A nomination process of potential participants in the dialogue started with nominations from "municipalities, political parties, universities, national technical and security institutions, and cultural and other specialized entities and societal groups" and self-nominations by 1000 individuals. A group of 137 people, including 81 men, 43 women, and 13 youth, among them "representatives of cultural and linguistic components, and persons with disabilities", were selected from the list of nominees and from a list of people from UNSMIL's "existing networks" (according to Tetteh) or a list of "additional experts included to ensure balance, inclusivity, and technical expertise" (according to The Libya Observer).

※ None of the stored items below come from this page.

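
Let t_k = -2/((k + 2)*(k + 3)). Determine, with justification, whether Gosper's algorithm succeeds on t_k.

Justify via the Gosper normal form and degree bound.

Yes. s_k = -k/(k + 2).

Step 1: r(k) = (k + 2)/(k + 4).
A = k + 2, B = k + 4, C = 1.
f must satisfy (k + 2)·f(k+1) − (k + 3)·f(k) = 1.
d = 1 from the (1,1,0) case.
Solving with deg f ≤ 1: f(k) = k/2.
Get s_k = R·t_k = -k/(k + 2) with R(k) = B(k−1)f(k)/C(k) = k*(k + 3)/2.
Δs = -2/(k**2 + 5*k + 6), as required.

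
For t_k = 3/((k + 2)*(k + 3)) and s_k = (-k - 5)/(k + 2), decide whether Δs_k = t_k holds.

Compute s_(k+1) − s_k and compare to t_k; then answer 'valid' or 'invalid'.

s_(k+1) = (-k - 6)/(k + 3)
s_(k+1) − s_k = 3/(k**2 + 5*k + 6)
(s_(k+1) − s_k) − t_k = 0

valid (s_(k+1) − s_k reduces to t_k)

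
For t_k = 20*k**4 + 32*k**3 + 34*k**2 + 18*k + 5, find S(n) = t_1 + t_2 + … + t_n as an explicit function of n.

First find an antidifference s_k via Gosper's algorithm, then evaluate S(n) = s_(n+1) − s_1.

Compute t_(k+1)/t_k: get (20*k**4 + 112*k**3 + 250*k**2 + 262*k + 109)/(20*k**4 + 32*k**3 + 34*k**2 + 18*k + 5).
Take A(k)=1, B(k)=1, C(k)=k**4 + 8*k**3/5 + 17*k**2/10 + 9*k/10 + 1/4.
Solve (1)·f(k+1) − (1)·f(k) = k**4 + 8*k**3/5 + 17*k**2/10 + 9*k/10 + 1/4.
deg f ≤ 5 (via 0,0,4).
Coefficient equations give f(k) = k*(4*k**4 - 2*k**3 + 2*k**2 + 1)/20.
Get s_k = R·t_k = 4*k**5 - 2*k**4 + 2*k**3 + k with R(k) = B(k−1)f(k)/C(k) = k*(4*k**4 - 2*k**3 + 2*k**2 + 1)/(20*k**4 + 32*k**3 + 34*k**2 + 18*k + 5).
Δs = 20*k**4 + 32*k**3 + 34*k**2 + 18*k + 5, as required.
Evaluate: s_(n+1) = 4*n**5 + 18*n**4 + 34*n**3 + 34*n**2 + 19*n + 5; subtract s_(1) = 5 ⇒ S(n) = n*(4*n**4 + 18*n**3 + 34*n**2 + 34*n + 19).

S(n) = n*(4*n**4 + 18*n**3 + 34*n**2 + 34*n + 19)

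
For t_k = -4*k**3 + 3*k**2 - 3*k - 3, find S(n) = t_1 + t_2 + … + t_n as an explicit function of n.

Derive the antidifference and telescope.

S(n) = n*(-n**3 - n**2 - n - 4)

Ratio r(k) = (4*k**3 + 9*k**2 + 9*k + 7)/(4*k**3 - 3*k**2 + 3*k + 3).
Gosper form: A/B · C(k+1)/C(k) with A=1, B=1, C=k**3 - 3*k**2/4 + 3*k/4 + 3/4.
Key eq: (1)·f(k+1) = (1)·f(k) + (k**3 - 3*k**2/4 + 3*k/4 + 3/4).
Bound: deg f ≤ 4.
Match coefficients ⇒ f(k) = k*(k**3 - 3*k**2 + 4*k + 1)/4.
Get s_k = R·t_k = k*(-k**3 + 3*k**2 - 4*k - 1) with R(k) = B(k−1)f(k)/C(k) = k*(k**3 - 3*k**2 + 4*k + 1)/(4*k**3 - 3*k**2 + 3*k + 3).
Δs = -4*k**3 + 3*k**2 - 3*k - 3, as required.
s_(n+1) = -n**4 - n**3 - n**2 - 4*n - 3 and s_(1) = -3, so S(n) = n*(-n**3 - n**2 - n - 4).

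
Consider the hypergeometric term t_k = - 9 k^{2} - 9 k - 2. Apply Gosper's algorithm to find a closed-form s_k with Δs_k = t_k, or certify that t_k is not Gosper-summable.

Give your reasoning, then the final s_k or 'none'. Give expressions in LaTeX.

s_k = - 3 k^{3} + k

r(k) = (9*k**2 + 27*k + 20)/(9*k**2 + 9*k + 2) after simplifying.
A = 1, B = 1, C = k**2 + k + 2/9.
Need (1)·f(k+1) − (1)·f(k) = k**2 + k + 2/9.
From deg A=0, deg B=0, deg C=2: d=3.
Coefficient equations give f(k) = k*(3*k**2 - 1)/9.
So s_k = (B(k−1)f/C)·t_k = (k*(3*k**2 - 1)/((3*k + 1)*(3*k + 2)))·t_k = -3*k**3 + k.
s_(k+1) − s_k = -9*k**2 - 9*k - 2 = t_k.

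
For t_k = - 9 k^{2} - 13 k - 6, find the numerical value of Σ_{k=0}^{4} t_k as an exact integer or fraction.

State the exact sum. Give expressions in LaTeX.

The ratio is (9*k**2 + 31*k + 28)/(9*k**2 + 13*k + 6).
Factor: A=1; B=1; C=k**2 + 13*k/9 + 2/3.
Solve (1)·f(k+1) − (1)·f(k) = k**2 + 13*k/9 + 2/3.
d = 3 from the (0,0,2) case.
A polynomial solution: f(k) = k*(3*k**2 + 2*k + 1)/9.
Then R = B(k−1)f/C = k*(3*k**2 + 2*k + 1)/(9*k**2 + 13*k + 6), so s_k = R(k)·t_k = k*(-3*k**2 - 2*k - 1).
Δs = -9*k**2 - 13*k - 6, as required.
Evaluate s at k=5 and k=0: -430 and 0; difference -430.

Σ = -430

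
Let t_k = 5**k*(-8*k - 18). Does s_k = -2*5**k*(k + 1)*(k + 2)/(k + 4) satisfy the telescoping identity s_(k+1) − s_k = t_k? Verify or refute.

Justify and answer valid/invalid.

s_(k+1) = -10*5**k*(k + 2)*(k + 3)/(k + 5)
s_(k+1) − s_k = 2*5**k*(k + 2)*((k + 1)*(k + 5) - 5*(k + 3)*(k + 4))/((k + 4)*(k + 5))
(s_(k+1) − s_k) − t_k = 5**k*(16*k**2 + 96*k + 140)/(k**2 + 9*k + 20)

Invalid: residual 5**k*(16*k**2 + 96*k + 140)/(k**2 + 9*k + 20) ≠ 0.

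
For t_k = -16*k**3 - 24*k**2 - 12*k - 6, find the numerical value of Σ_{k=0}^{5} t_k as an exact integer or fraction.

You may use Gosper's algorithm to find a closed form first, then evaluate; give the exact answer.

The ratio is (8*k**3 + 36*k**2 + 54*k + 29)/(8*k**3 + 12*k**2 + 6*k + 3).
A = 1, B = 1, C = k**3 + 3*k**2/2 + 3*k/4 + 3/8.
Key eq: (1)·f(k+1) = (1)·f(k) + (k**3 + 3*k**2/2 + 3*k/4 + 3/8).
Bound: deg f ≤ 4.
Solving with deg f ≤ 4: f(k) = k*(2*k**3 - k + 2)/8.
Certificate R = B(k−1)f/C = k*(2*k**3 - k + 2)/(8*k**3 + 12*k**2 + 6*k + 3) gives s_k = 2*k*(-2*k**3 + k - 2).
Check: Δs_k = -16*k**3 - 24*k**2 - 12*k - 6. ✓
Sum = s_(6) − s_(0); s_(6) = -5136, s_(0) = 0 ⇒ -5136.

Σ = -5136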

On 14 December 2025, a two-day sitting of the selected participants started in Tripoli. Aiming at transparency, parts of the 14 December dialogue were to be live streamed, and online dialogues and surveys were expected to continue as part of the Structured Dialogue process.

The aims of the dialogue include both short-term aims in relation to presidential, parliamentary or municipal elections in Libya; and policy and legislative proposals for long-term political processes. The Libya Observer divided the dialogue's themes into five: governance, economy, security, national reconciliation, and human rights. UNSMIL grouped the themes into four, with "national reconciliation and human rights" as a single theme.

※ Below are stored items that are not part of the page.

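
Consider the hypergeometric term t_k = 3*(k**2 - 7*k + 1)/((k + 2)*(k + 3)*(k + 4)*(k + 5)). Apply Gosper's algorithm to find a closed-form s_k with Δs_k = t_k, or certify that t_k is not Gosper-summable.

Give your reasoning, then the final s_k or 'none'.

The ratio is (k**3 - 3*k**2 - 15*k - 10)/(k**3 - k**2 - 41*k + 6).
So A=k + 2 and B=k + 6, with C=k**2 - 7*k + 1.
Need (k + 2)·f(k+1) − (k + 5)·f(k) = k**2 - 7*k + 1.
Bound: deg f ≤ 3.
Solving with deg f ≤ 3: f(k) = k*(k**2 - 63*k + 98)/72.
R(k) = B(k−1)·f(k)/C(k) = k*(k + 5)*(k**2 - 63*k + 98)/(72*(k**2 - 7*k + 1)); s_k = R·t_k = k*(k**2 - 63*k + 98)/(24*(k + 2)*(k + 3)*(k + 4)).
Verify: 3*(k**2 - 7*k + 1)/(k**4 + 14*k**3 + 71*k**2 + 154*k + 120) matches t_k.

s_k = k*(k**2 - 63*k + 98)/(24*(k + 2)*(k + 3)*(k + 4))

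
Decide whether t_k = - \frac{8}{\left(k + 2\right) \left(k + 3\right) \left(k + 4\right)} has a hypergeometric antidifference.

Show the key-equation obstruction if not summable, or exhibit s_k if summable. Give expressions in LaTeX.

Yes. s_k = \frac{2 k \left(- k - 5\right)}{3 \left(k + 2\right) \left(k + 3\right)}.

t_(k+1)/t_k = (k + 2)/(k + 5).
Gosper form: A/B · C(k+1)/C(k) with A=k + 2, B=k + 5, C=1.
f must satisfy (k + 2)·f(k+1) − (k + 4)·f(k) = 1.
From deg A=1, deg B=1, deg C=0: d=2.
Solve for f: f(k) = k*(k + 5)/12 (degree 2 ≤ 2).
R(k) = B(k−1)·f(k)/C(k) = k*(k + 4)*(k + 5)/12; s_k = R·t_k = 2*k*(-k - 5)/(3*(k + 2)*(k + 3)).
Verify: -8/(k**3 + 9*k**2 + 26*k + 24) matches t_k.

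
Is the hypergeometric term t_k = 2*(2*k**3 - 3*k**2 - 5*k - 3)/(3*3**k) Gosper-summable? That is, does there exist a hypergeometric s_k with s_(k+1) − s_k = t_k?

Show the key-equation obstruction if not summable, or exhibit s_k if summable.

Yes. s_k = (-2*k**3 + 2*k + 3)/3**k.

Ratio r(k) = (2*k**3 + 3*k**2 - 5*k - 9)/(3*(2*k**3 - 3*k**2 - 5*k - 3)).
Normal form (A,B,C) = (1/3, 1, k**3 - 3*k**2/2 - 5*k/2 - 3/2).
Key eq: (1/3)·f(k+1) = (1)·f(k) + (k**3 - 3*k**2/2 - 5*k/2 - 3/2).
d = 3 from the (0,0,3) case.
Coefficient equations give f(k) = -3*(2*k**3 - 2*k - 3)/4.
So s_k = (B(k−1)f/C)·t_k = (-3*(2*k**3 - 2*k - 3)/(2*(2*k**3 - 3*k**2 - 5*k - 3)))·t_k = (-2*k**3 + 2*k + 3)/3**k.
s_(k+1) − s_k = 2*(2*k**3 - 3*k**2 - 5*k - 3)/(3*3**k) = t_k.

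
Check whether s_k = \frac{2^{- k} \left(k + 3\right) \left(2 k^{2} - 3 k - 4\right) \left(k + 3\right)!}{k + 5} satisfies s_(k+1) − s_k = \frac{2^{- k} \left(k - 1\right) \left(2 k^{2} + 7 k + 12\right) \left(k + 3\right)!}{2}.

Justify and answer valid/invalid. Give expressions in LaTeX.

Invalid: residual - \frac{2^{- k} \left(2 k^{4} + 15 k^{3} + 26 k^{2} + 19 k - 52\right) \left(k + 3\right)!}{\left(k + 5\right) \left(k + 6\right)} ≠ 0.

s_(k+1) = (k + 4)*(2*k**2 + k - 5)*factorial(k + 4)/(2*2**k*(k + 6))
s_(k+1) − s_k = (2*k**5 + 23*k**4 + 90*k**3 + 141*k**2 - 20*k - 256)*factorial(k + 3)/(2*2**k*(k + 5)*(k + 6))
(s_(k+1) − s_k) − t_k = -(2*k**4 + 15*k**3 + 26*k**2 + 19*k - 52)*factorial(k + 3)/(2**k*(k + 5)*(k + 6))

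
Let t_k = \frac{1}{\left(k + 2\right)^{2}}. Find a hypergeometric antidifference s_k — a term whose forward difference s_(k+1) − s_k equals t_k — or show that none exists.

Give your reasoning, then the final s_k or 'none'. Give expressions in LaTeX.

Compute t_(k+1)/t_k: get (k + 2)**2/(k + 3)**2.
Normal form (A,B,C) = (k**2 + 4*k + 4, k**2 + 6*k + 9, 1).
Set up (k**2 + 4*k + 4)·f(k+1) − (k**2 + 4*k + 4)·f(k) − (1) = 0.
d = 0 from the (2,2,0) case.
Write f(k) = c0. Then LHS − RHS = -1, requiring -1 = 0: contradictory. No certificate.

not Gosper-summable; s_k does not exist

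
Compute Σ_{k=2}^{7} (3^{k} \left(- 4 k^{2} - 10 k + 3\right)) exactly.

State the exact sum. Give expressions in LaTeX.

t_(k+1)/t_k = 3*(4*k**2 + 18*k + 11)/(4*k**2 + 10*k - 3).
Factor: A=3; B=1; C=k**2 + 5*k/2 - 3/4.
f must satisfy (3)·f(k+1) − (1)·f(k) = k**2 + 5*k/2 - 3/4.
Bound: deg f ≤ 2.
Solve for f: f(k) = (k + 1)*(2*k - 3)/4 (degree 2 ≤ 2).
Certificate R = B(k−1)f/C = (k + 1)*(2*k - 3)/(4*k**2 + 10*k - 3) gives s_k = 3**k*(-2*k**2 + k + 3).
Check: Δs_k = 3**k*(-4*k**2 - 10*k + 3). ✓
Σ_(k=2)^(7) t_k = s_(8) − s_(2) = -767637 − (-27) = -767610.

Σ = -767610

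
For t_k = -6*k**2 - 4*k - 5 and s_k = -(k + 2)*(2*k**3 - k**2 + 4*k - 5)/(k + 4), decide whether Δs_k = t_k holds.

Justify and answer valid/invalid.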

As a complement to the Structured Dialogue, a Women's Caucus was established, aiming to make recommendations on the same four themes as the Structured Dialogue. An online web service was set up to encourage youth participation beyond the youth present at the Tripoli dialogue session. According to Tetteh, people with disabilities were being consulted.

A full report on the discussions of the Structured Dialogue was published in Arabic on 3 June 2026.